Feb. 4 2011 02:33 PM

A key driver for the Intelligent Mail initiatives started with the need for the USPS to provide Service Performance Measurement data as part of its obligation under the Postal Accountability and Enhancement Act (PAEA).

Since 1990, the USPS has measured its delivery success by using a unique system known as the External First-Class Mail measurement system (EXFC). EXFC is an external sampling system measuring the time it takes from the deposit of mail into a collection box or lobby chute until it's delivered to a home or business. This process measured the delivery timing of blue box mail but not business mail, which is a requirement of PAEA.

At the November 2010 Mailers Technical Advisory Meeting (MTAC), the USPS provided an update on the progress of Intelligent Mail for Service Performance Measurement but reported that only 20-25% of the Full Service volume is being measured. A significantly high percentage of Full-Service Intelligent Mail is not included in Service Measurement due to errors - both from the USPS and mailers.
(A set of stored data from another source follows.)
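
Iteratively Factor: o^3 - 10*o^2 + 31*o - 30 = (o - 2)*(o^2 - 8*o + 15) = (o - 3)*(o - 2)*(o - 5)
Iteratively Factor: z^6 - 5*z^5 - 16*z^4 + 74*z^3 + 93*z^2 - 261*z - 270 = (z + 2)*(z^5 - 7*z^4 - 2*z^3 + 78*z^2 - 63*z - 135) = (z + 2)*(z + 3)*(z^4 - 10*z^3 + 28*z^2 - 6*z - 45) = (z - 5)*(z + 2)*(z + 3)*(z^3 - 5*z^2 + 3*z + 9) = (z - 5)*(z + 1)*(z + 2)*(z + 3)*(z^2 - 6*z + 9) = (z - 5)*(z - 3)*(z + 1)*(z + 2)*(z + 3)*(z - 3)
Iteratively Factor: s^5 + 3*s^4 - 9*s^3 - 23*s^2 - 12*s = (s - 3)*(s^4 + 6*s^3 + 9*s^2 + 4*s) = (s - 3)*(s + 1)*(s^3 + 5*s^2 + 4*s) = (s - 3)*(s + 1)^2*(s^2 + 4*s) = s*(s - 3)*(s + 1)^2*(s + 4)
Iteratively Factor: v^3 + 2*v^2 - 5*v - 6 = (v + 3)*(v^2 - v - 2) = (v - 2)*(v + 3)*(v + 1)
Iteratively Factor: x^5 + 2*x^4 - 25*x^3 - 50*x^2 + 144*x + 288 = (x + 4)*(x^4 - 2*x^3 - 17*x^2 + 18*x + 72) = (x - 4)*(x + 4)*(x^3 + 2*x^2 - 9*x - 18) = (x - 4)*(x + 3)*(x + 4)*(x^2 - x - 6) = (x - 4)*(x + 2)*(x + 3)*(x + 4)*(x - 3)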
Of 357,168 full-service containers submitted, only 137,065 containers could be used for the Service Performance Measurement due to errors. The USPS is working internally and with mailers to address the errors identified. For mailers, they are encouraged to review their Microstrategy reports to ensure that their mailings are meeting all compliance requirements.

While the USPS delayed the implementation of the IMb Full-Service Discount Remover beyond the planned date of January 2, 2011, mailers are still encouraged to plan for its implementation. In November of 2010, the USPS updated PostalOne! to audit all mailings and, via the Microstrategy report provided to mailers, reflect any deficiencies and what the resulting discount loss would be. 

Don't Lose Your Discount
At some point in the not too distant future, the USPS will be removing full-service discounts for errors in the following areas:
Unique Barcodes
Mailer ID
Service Type Identifier

If a mailing fails the audit, any full-service discounts taken for the pieces that failed would be disallowed. This could be significant if the failure is at the pallet level.

Mailers are encouraged to review their current processes to ensure their mail is compliant. In some cases, it may be appropriate to build "checking" into assignment processes - for example, to be able to detect whether duplicate sequence numbers have been assigned.

IMb adoption continues to grow, and as of November, 2010, there were 1,033 mailers in the on-boarding process, with over 700 of these being full-service applications. Related, there were 602 customers that completed the on-boarding process and were approved for production, with over 500 of these being full-service applications. In total, there were over 39 billion full-service mail pieces processed by early November.

Another recent announcement by the USPS is its intention to require an Intelligent Mail Package barcode (IMpb) on every package shipped domestically in the US. The proposed implementation is to have the IMpb as an option for mailers effective January 2011, but mandatory effective January 2012. As of the time this article was written, we are expecting a Proposed Notice to be published in December of 2010 with a 30 day comment period and a Final Notice to be published late Q1 or early Q2 of 2011.

On the creative side of things, the USPS has filed a Notice for a market test involving greeting cards. We reported previously that the USPS announced a program with Hallmark greeting cards where the IMb was being used as a means of postage payment. The newly filed Notice expands this offering to other greeting card producers. In short, the USPS will be paid $ .24 for every card sold with the IMb applied on the card envelope and another $ .24 once the card has been mailed and scanned by USPS' mail processing systems.